Abu Dhabi felt so much smaller than Dubai, although it took some time to drive through the city. The first photo is of Sheik Zayed (remember him?) Mosque, and was completed in 2007. It stands out as you enter the city from the north, looks huge, and has many employees sitting in the 110-degree heat to motion you to the parking structure. Signs would work just as well, but were not utilized. We did not venture inside the mosque, as there is a strict dress code, and we were wearing shorts. You enter through a Visitor’s Center, the dome building shown in the second photo. It has a mall and food court! The dome as seen from the inside is shown in the third photo.
The next three photos are of the Emirates Palace…pretty impressive entry arch, huh? But, it is just a hotel. We saw the sign, and thought we were at the real palace. Not! After that, the two beach photos are of the area along the Gulf that is called the Corniche. But as we noted in our last post, it looks like a ghost town. Nobody was out, even though the beach was wide and the sand was blindingly white. It is just too hot.
Next up are just two buildings we liked, both hotels. The first is the Bab Al Qasr Hotel, and the next is the Fairmont Marina. Getting great shots was pretty difficult, so what you see is what you get. And the last photo was taken from the car along the eight-lane freeway from Dubai to Abu Dhabi. We had heard there was “nothing” along the road, which made us think of the drive from California to Las Vegas, and this photo seems to support that assertion (even though most of the palm trees are brown and droopy, suffering from a weevil infestation). But, there were frequent gas stations, mosques, strip malls, and loads of trees to keep our attention along the 85-mile drive.

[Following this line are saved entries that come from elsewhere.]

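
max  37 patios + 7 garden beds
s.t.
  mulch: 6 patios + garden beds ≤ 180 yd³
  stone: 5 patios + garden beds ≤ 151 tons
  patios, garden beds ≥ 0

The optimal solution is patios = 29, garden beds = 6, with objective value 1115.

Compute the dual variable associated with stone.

5

Both mulch and stone are binding at x*.
The binding rows give the dual system: 6·y_mulch + 5·y_stone = 37 and 1·y_mulch + 1·y_stone = 7.
Solving: y_mulch = 2, y_stone = 5.
Shadow price of stone = 5.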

We want to note that we have been here in Dubai for almost three weeks, and we have yet to speak to a native Emirati. We read that only 10 percent of the UAE’s population are citizens, with the other 90 percent being ex-pats and foreign workers. Everyone working at the hotel and in the malls are from somewhere else. In fact, the hotel staff told us that they are provided housing by the hotel, but it is about 45 minutes away (land is too expensive near the hotel itself). In addition, the hotel has a buffet just for its workers all day long. These are the necessary incentives to lure workers away from their home countries. And, since nobody is ever seen outside, the only place we have seen men and women in Arab dress (robes) is in the malls, where they seem to live. You can’t find a seat in the food court around 3-4 pm, as it is just jammed with families with many children. The children will stare at us, and when we wave and smile, they shyly wave back…but they keep on staring. Maybe it is the blonde hair? Or maybe, just that we are westerners? In any case, we are always treated kindly.